Globalization of techno-scientific research and development has entered a new phase in the last two decades. Apart from arousing strong public opinion all over the world, this new phase of techno-scientific globalization has been an important concern for policy makers and academics. This project will analyze socio-economic and technical features of techno-scientific globalization through a cross-cultural and transnational study of research and development of Magnetic Resonance Imaging (MRI), a cutting-edge medical technology, in the United Kingdom (UK), India and the United States (US). It builds on Amit Prasad?s previous work, which analyzed MRI research in India and the US.
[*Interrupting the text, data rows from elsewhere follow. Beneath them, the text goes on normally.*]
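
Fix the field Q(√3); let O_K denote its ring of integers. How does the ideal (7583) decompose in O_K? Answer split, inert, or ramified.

split

Since 3 ≢ 1 mod 4, the ring of integers is ℤ[√3] with discriminant 4·3 = 12.
disc(K) = 12 is not divisible by 7583; 7583 is unramified.
(3/7583) = 3^3791 mod 7583 = 1, giving Legendre symbol 1.
Legendre symbol 1 ⇒ 7583 is split.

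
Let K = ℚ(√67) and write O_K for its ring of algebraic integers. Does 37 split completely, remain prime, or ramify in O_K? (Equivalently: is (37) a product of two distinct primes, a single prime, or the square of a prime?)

d = 67 ≡ 3 (mod 4), so O_K = ℤ[√67] and disc(K) = 4d = 268.
37 ∤ 268, so 37 is unramified.
(67/37) = 30^18 mod 37 = 1, giving Legendre symbol 1.
Legendre symbol 1 ⇒ 37 is split.

splits completely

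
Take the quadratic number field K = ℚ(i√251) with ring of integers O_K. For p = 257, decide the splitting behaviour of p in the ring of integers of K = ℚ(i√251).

d = -251 ≡ 1 (mod 4), so O_K = ℤ[(1+√-251)/2] and disc(K) = d = -251.
257 ∤ -251, so 257 is unramified.
Euler's criterion: (-251)^128 mod 257 = 256. Thus (-251|257) = -1.
d is a non-residue mod p, hence 257 remains inert in O_K.

inert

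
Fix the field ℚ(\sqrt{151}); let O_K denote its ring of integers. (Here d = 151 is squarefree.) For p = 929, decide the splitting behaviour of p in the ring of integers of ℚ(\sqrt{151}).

remains prime (inert)

d = 151 ≡ 3 (mod 4), so O_K = ℤ[√151] and disc(K) = 4d = 604.
Since gcd(929, 604) = 1 the prime 929 does not ramify.
Euler's criterion: 151^464 mod 929 = 928. Thus (151|929) = -1.
Legendre symbol -1 ⇒ 929 is inert.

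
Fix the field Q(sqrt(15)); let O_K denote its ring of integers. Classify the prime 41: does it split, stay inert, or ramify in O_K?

inert — (41) stays prime in O_K

Since 15 ≢ 1 mod 4, the ring of integers is ℤ[√15] with discriminant 4·15 = 60.
disc(K) = 60 is not divisible by 41; 41 is unramified.
Legendre symbol by Euler's criterion: (15/41) ≡ 15^20 ≡ 40 (mod 41), i.e. (15/41) = -1.
Legendre symbol -1 ⇒ 41 is inert.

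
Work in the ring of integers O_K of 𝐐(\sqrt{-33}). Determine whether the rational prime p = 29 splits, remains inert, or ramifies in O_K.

Since -33 ≢ 1 mod 4, the ring of integers is ℤ[√-33] with discriminant 4·(-33) = -132.
Since gcd(29, -132) = 1 the prime 29 does not ramify.
Euler's criterion: (-33)^14 mod 29 = 1. Thus (-33|29) = 1.
d is a quadratic residue mod p, hence 29 splits in O_K.

split — (29) = 𝔭₁𝔭₂ with 𝔭₁ ≠ 𝔭₂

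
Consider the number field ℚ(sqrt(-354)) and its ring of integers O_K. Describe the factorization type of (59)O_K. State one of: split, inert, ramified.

ramifies in O_K

d = -354 ≡ 2 (mod 4), so O_K = ℤ[√-354] and disc(K) = 4d = -1416.
disc(K) = -1416 = 59·(-24), so p = 59 is ramified.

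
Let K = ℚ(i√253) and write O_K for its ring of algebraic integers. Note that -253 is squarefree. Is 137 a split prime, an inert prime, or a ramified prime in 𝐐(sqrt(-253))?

inert

-253 mod 4 = 3, hence disc K = 4·(-253) = -1012 and O_K = ℤ[√-253].
disc(K) = -1012 is not divisible by 137; 137 is unramified.
(-253/137) = 21^68 mod 137 = 136, giving Legendre symbol -1.
Legendre symbol -1 ⇒ 137 is inert.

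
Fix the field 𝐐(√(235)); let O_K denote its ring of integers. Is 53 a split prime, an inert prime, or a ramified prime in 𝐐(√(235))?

235 mod 4 = 3, hence disc K = 4·235 = 940 and O_K = ℤ[√235].
53 ∤ 940, so 53 is unramified.
(235/53) = 23^26 mod 53 = 52, giving Legendre symbol -1.
d is a non-residue mod p, hence 53 remains inert in O_K.

p is inert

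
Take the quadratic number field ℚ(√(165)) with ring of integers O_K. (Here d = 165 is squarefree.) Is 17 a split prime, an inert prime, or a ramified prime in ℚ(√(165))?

Since 165 ≡ 1 mod 4, the ring of integers is ℤ[(1+√165)/2] with discriminant 165.
Since gcd(17, 165) = 1 the prime 17 does not ramify.
(165/17) = 12^8 mod 17 = 16, giving Legendre symbol -1.
Legendre symbol -1 ⇒ 17 is inert.

remains prime (inert)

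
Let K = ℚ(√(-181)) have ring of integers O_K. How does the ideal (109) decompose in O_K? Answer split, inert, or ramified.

inert — (109) stays prime in O_K

-181 mod 4 = 3, hence disc K = 4·(-181) = -724 and O_K = ℤ[√-181].
Since gcd(109, -724) = 1 the prime 109 does not ramify.
Compute (-181/109) via Euler: 37^((109-1)/2) mod 109 = 108, so (-181/109) = -1.
d is a non-residue mod p, hence 109 remains inert in O_K.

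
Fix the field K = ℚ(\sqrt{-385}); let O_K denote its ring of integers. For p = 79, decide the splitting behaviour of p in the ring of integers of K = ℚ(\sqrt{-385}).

d = -385 ≡ 3 (mod 4), so O_K = ℤ[√-385] and disc(K) = 4d = -1540.
79 ∤ -1540, so 79 is unramified.
Legendre symbol by Euler's criterion: (-385/79) ≡ (-385)^39 ≡ 1 (mod 79), i.e. (-385/79) = 1.
(-385/79) = 1, so 79 splits.

splits completely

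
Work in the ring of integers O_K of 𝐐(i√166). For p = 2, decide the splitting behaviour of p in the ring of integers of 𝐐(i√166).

Since -166 ≢ 1 mod 4, the ring of integers is ℤ[√-166] with discriminant 4·(-166) = -664.
2 divides disc(K) = -664, so 2 ramifies.

p ramifies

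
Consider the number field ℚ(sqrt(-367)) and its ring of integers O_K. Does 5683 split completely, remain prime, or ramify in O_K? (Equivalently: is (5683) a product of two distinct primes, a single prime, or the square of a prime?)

d = -367 ≡ 1 (mod 4), so O_K = ℤ[(1+√-367)/2] and disc(K) = d = -367.
Since gcd(5683, -367) = 1 the prime 5683 does not ramify.
(-367/5683) = 5316^2841 mod 5683 = 1, giving Legendre symbol 1.
(-367/5683) = 1, so 5683 splits.

5683 splits in O_K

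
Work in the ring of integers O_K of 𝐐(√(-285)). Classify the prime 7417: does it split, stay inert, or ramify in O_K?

7417 remains inert

-285 mod 4 = 3, hence disc K = 4·(-285) = -1140 and O_K = ℤ[√-285].
disc(K) = -1140 is not divisible by 7417; 7417 is unramified.
Compute (-285/7417) via Euler: 7132^((7417-1)/2) mod 7417 = 7416, so (-285/7417) = -1.
(-285/7417) = -1, so 7417 is inert.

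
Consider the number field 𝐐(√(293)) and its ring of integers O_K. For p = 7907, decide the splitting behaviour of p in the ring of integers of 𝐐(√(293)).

p splits

Since 293 ≡ 1 mod 4, the ring of integers is ℤ[(1+√293)/2] with discriminant 293.
Since gcd(7907, 293) = 1 the prime 7907 does not ramify.
Euler's criterion: 293^3953 mod 7907 = 1. Thus (293|7907) = 1.
(293/7907) = 1, so 7907 splits.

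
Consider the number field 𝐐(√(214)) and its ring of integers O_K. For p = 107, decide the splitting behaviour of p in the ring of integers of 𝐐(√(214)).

Since 214 ≢ 1 mod 4, the ring of integers is ℤ[√214] with discriminant 4·214 = 856.
disc(K) = 856 = 107·8, so p = 107 is ramified.

107 is ramified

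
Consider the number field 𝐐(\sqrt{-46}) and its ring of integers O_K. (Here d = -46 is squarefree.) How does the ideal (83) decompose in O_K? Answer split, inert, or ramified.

split — (83) = 𝔭₁𝔭₂ with 𝔭₁ ≠ 𝔭₂

Since -46 ≢ 1 mod 4, the ring of integers is ℤ[√-46] with discriminant 4·(-46) = -184.
disc(K) = -184 is not divisible by 83; 83 is unramified.
Legendre symbol by Euler's criterion: (-46/83) ≡ (-46)^41 ≡ 1 (mod 83), i.e. (-46/83) = 1.
d is a quadratic residue mod p, hence 83 splits in O_K.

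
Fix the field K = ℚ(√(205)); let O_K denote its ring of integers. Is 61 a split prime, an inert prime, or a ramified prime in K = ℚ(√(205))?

61 splits in O_K

205 mod 4 = 1, hence disc K = 205 and O_K = ℤ[(1+√205)/2].
disc(K) = 205 is not divisible by 61; 61 is unramified.
Legendre symbol by Euler's criterion: (205/61) ≡ 205^30 ≡ 1 (mod 61), i.e. (205/61) = 1.
(205/61) = 1, so 61 splits.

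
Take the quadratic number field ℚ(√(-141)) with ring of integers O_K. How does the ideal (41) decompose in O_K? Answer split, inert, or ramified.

split — (41) = 𝔭₁𝔭₂ with 𝔭₁ ≠ 𝔭₂

Since -141 ≢ 1 mod 4, the ring of integers is ℤ[√-141] with discriminant 4·(-141) = -564.
Since gcd(41, -564) = 1 the prime 41 does not ramify.
Compute (-141/41) via Euler: 23^((41-1)/2) mod 41 = 1, so (-141/41) = 1.
Legendre symbol 1 ⇒ 41 is split.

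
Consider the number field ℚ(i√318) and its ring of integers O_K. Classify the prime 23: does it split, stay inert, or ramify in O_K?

split

d = -318 ≡ 2 (mod 4), so O_K = ℤ[√-318] and disc(K) = 4d = -1272.
Since gcd(23, -1272) = 1 the prime 23 does not ramify.
Legendre symbol by Euler's criterion: (-318/23) ≡ (-318)^11 ≡ 1 (mod 23), i.e. (-318/23) = 1.
d is a quadratic residue mod p, hence 23 splits in O_K.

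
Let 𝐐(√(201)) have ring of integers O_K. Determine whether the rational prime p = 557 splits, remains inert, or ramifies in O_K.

remains prime (inert)

201 mod 4 = 1, hence disc K = 201 and O_K = ℤ[(1+√201)/2].
557 ∤ 201, so 557 is unramified.
Euler's criterion: 201^278 mod 557 = 556. Thus (201|557) = -1.
(201/557) = -1, so 557 is inert.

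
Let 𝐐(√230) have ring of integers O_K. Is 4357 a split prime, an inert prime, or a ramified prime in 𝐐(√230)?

d = 230 ≡ 2 (mod 4), so O_K = ℤ[√230] and disc(K) = 4d = 920.
disc(K) = 920 is not divisible by 4357; 4357 is unramified.
Legendre symbol by Euler's criterion: (230/4357) ≡ 230^2178 ≡ 4356 (mod 4357), i.e. (230/4357) = -1.
Legendre symbol -1 ⇒ 4357 is inert.

remains prime (inert)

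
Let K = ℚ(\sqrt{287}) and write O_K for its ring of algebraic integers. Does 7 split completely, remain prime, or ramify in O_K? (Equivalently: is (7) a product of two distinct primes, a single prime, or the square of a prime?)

ramified

Since 287 ≢ 1 mod 4, the ring of integers is ℤ[√287] with discriminant 4·287 = 1148.
7 divides disc(K) = 1148, so 7 ramifies.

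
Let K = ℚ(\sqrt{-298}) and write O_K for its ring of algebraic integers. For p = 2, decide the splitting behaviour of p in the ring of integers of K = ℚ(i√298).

d = -298 ≡ 2 (mod 4), so O_K = ℤ[√-298] and disc(K) = 4d = -1192.
disc(K) = -1192 = 2·(-596), so p = 2 is ramified.

ramified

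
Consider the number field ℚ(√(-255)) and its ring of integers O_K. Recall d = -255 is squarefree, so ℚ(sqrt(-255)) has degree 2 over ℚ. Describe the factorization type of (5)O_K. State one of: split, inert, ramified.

d = -255 ≡ 1 (mod 4), so O_K = ℤ[(1+√-255)/2] and disc(K) = d = -255.
5 divides disc(K) = -255, so 5 ramifies.

5 is ramified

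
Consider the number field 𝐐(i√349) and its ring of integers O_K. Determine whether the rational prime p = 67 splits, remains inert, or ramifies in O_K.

d = -349 ≡ 3 (mod 4), so O_K = ℤ[√-349] and disc(K) = 4d = -1396.
disc(K) = -1396 is not divisible by 67; 67 is unramified.
Legendre symbol by Euler's criterion: (-349/67) ≡ (-349)^33 ≡ 66 (mod 67), i.e. (-349/67) = -1.
Legendre symbol -1 ⇒ 67 is inert.

remains prime (inert)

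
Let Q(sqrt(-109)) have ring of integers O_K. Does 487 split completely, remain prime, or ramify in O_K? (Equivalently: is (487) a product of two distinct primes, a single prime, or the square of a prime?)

Since -109 ≢ 1 mod 4, the ring of integers is ℤ[√-109] with discriminant 4·(-109) = -436.
487 ∤ -436, so 487 is unramified.
Compute (-109/487) via Euler: 378^((487-1)/2) mod 487 = 1, so (-109/487) = 1.
d is a quadratic residue mod p, hence 487 splits in O_K.

p splits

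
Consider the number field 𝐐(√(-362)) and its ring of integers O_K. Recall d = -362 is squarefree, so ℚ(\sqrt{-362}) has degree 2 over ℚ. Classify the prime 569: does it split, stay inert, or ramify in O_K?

-362 mod 4 = 2, hence disc K = 4·(-362) = -1448 and O_K = ℤ[√-362].
Since gcd(569, -1448) = 1 the prime 569 does not ramify.
(-362/569) = 207^284 mod 569 = 568, giving Legendre symbol -1.
d is a non-residue mod p, hence 569 remains inert in O_K.

569 remains inert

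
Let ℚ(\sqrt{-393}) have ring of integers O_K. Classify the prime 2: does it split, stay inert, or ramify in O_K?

-393 mod 4 = 3, hence disc K = 4·(-393) = -1572 and O_K = ℤ[√-393].
2 divides disc(K) = -1572, so 2 ramifies.

ramifies in O_K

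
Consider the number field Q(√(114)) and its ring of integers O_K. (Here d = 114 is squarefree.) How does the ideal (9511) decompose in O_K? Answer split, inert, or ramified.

split — (9511) = 𝔭₁𝔭₂ with 𝔭₁ ≠ 𝔭₂

114 mod 4 = 2, hence disc K = 4·114 = 456 and O_K = ℤ[√114].
9511 ∤ 456, so 9511 is unramified.
Compute (114/9511) via Euler: 114^((9511-1)/2) mod 9511 = 1, so (114/9511) = 1.
d is a quadratic residue mod p, hence 9511 splits in O_K.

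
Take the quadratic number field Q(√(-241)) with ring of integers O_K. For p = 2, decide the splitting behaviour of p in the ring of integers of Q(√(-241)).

2 is ramified

-241 mod 4 = 3, hence disc K = 4·(-241) = -964 and O_K = ℤ[√-241].
Ramification test: 2 | -964. The prime 2 ramifies in K.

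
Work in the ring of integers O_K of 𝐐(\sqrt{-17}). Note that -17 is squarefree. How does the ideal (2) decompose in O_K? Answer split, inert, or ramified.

2 is ramified

Since -17 ≢ 1 mod 4, the ring of integers is ℤ[√-17] with discriminant 4·(-17) = -68.
disc(K) = -68 = 2·(-34), so p = 2 is ramified.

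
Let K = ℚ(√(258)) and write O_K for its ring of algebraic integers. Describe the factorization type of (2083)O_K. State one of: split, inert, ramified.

p splits

Since 258 ≢ 1 mod 4, the ring of integers is ℤ[√258] with discriminant 4·258 = 1032.
disc(K) = 1032 is not divisible by 2083; 2083 is unramified.
(258/2083) = 258^1041 mod 2083 = 1, giving Legendre symbol 1.
(258/2083) = 1, so 2083 splits.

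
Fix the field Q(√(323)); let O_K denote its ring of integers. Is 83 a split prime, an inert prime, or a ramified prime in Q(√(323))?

83 remains inert

323 mod 4 = 3, hence disc K = 4·323 = 1292 and O_K = ℤ[√323].
Since gcd(83, 1292) = 1 the prime 83 does not ramify.
Legendre symbol by Euler's criterion: (323/83) ≡ 323^41 ≡ 82 (mod 83), i.e. (323/83) = -1.
d is a non-residue mod p, hence 83 remains inert in O_K.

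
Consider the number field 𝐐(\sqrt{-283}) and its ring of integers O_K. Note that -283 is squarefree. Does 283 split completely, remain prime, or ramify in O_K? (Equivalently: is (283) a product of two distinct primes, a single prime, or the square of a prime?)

p ramifies

d = -283 ≡ 1 (mod 4), so O_K = ℤ[(1+√-283)/2] and disc(K) = d = -283.
disc(K) = -283 = 283·(-1), so p = 283 is ramified.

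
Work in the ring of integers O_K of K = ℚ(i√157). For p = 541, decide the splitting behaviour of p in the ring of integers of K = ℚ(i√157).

-157 mod 4 = 3, hence disc K = 4·(-157) = -628 and O_K = ℤ[√-157].
disc(K) = -628 is not divisible by 541; 541 is unramified.
Euler's criterion: (-157)^270 mod 541 = 540. Thus (-157|541) = -1.
Legendre symbol -1 ⇒ 541 is inert.

p is inert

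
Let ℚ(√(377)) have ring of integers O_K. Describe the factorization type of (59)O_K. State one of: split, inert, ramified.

d = 377 ≡ 1 (mod 4), so O_K = ℤ[(1+√377)/2] and disc(K) = d = 377.
disc(K) = 377 is not divisible by 59; 59 is unramified.
Compute (377/59) via Euler: 23^((59-1)/2) mod 59 = 58, so (377/59) = -1.
(377/59) = -1, so 59 is inert.

p is inert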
Intellectual Merit. MRI offers an excellent example for the study of transformations in techno-scientific globalization because the life cycle of MRI research and development (from the 1970s to the present) very closely parallels (and has also partly propelled) such transformations. In this regard a three-nation cross-cultural study of MRI research is particularly useful. MRI research in the UK, India and the US have had different and yet inter-linked trajectories. A study of contrasting cases of MRI research in these three nations and linkages between them will provide useful insights into socio-technical networks within these particular nations and will bring to the fore how these networks are affected by and affect transnational techno-scientific research. A starting point for this project is that even though the relationship between the UK, India and the US is asymmetrical, techno-scientific research in and between these nations cannot be understood through simple conceptual dichotomies of center/periphery, west/non-west, dominant/dominated, or globalism/localism. This study, instead of using these dichotomies as explanatory categories, will critically scrutinize them through a cross-cultural and transnational analysis of MRI research in the UK, India and the US.
Central to this undertaking is a short period of fieldwork involving interviews with MRI scientists in the UK combined with a limited participant observation, and collection of data from multiple domains of evidence, which includes scientific papers, policy documents, lay articles, biographical and autobiographical notes. The data collected from the UK will be combined with the data that have already been collected from India and the US in order to develop a three-nation cross-cultural study. Some key questions that this project will investigate are: Are center-periphery models useful in understanding transnational topography of techno-scientific research? Or is there a need to develop more complex models of techno-scientific globalization? What role does socio-technical networks (of policies within a nation, practices of multinational companies, public opinion, and so on) have in creating hierarchical flows of knowledge, artifacts, and people within a nation as well as transnationally? Are transnational flows of knowledge, artifacts, and people making the nation-state (and national science and technology policies) increasingly irrelevant? Or have the nation-states transformed their roles and become facilitators of transnational flows? How is laboratory research affected by these transnational flows?
Broader Impact. This study, which will be published as a book monograph, will provide useful insights into globalization of techno-scientific research and development. It will help in policy making and contribute to several theoretical approaches and literatures, in particular science and technology studies, postcolonial science studies, and globalization studies.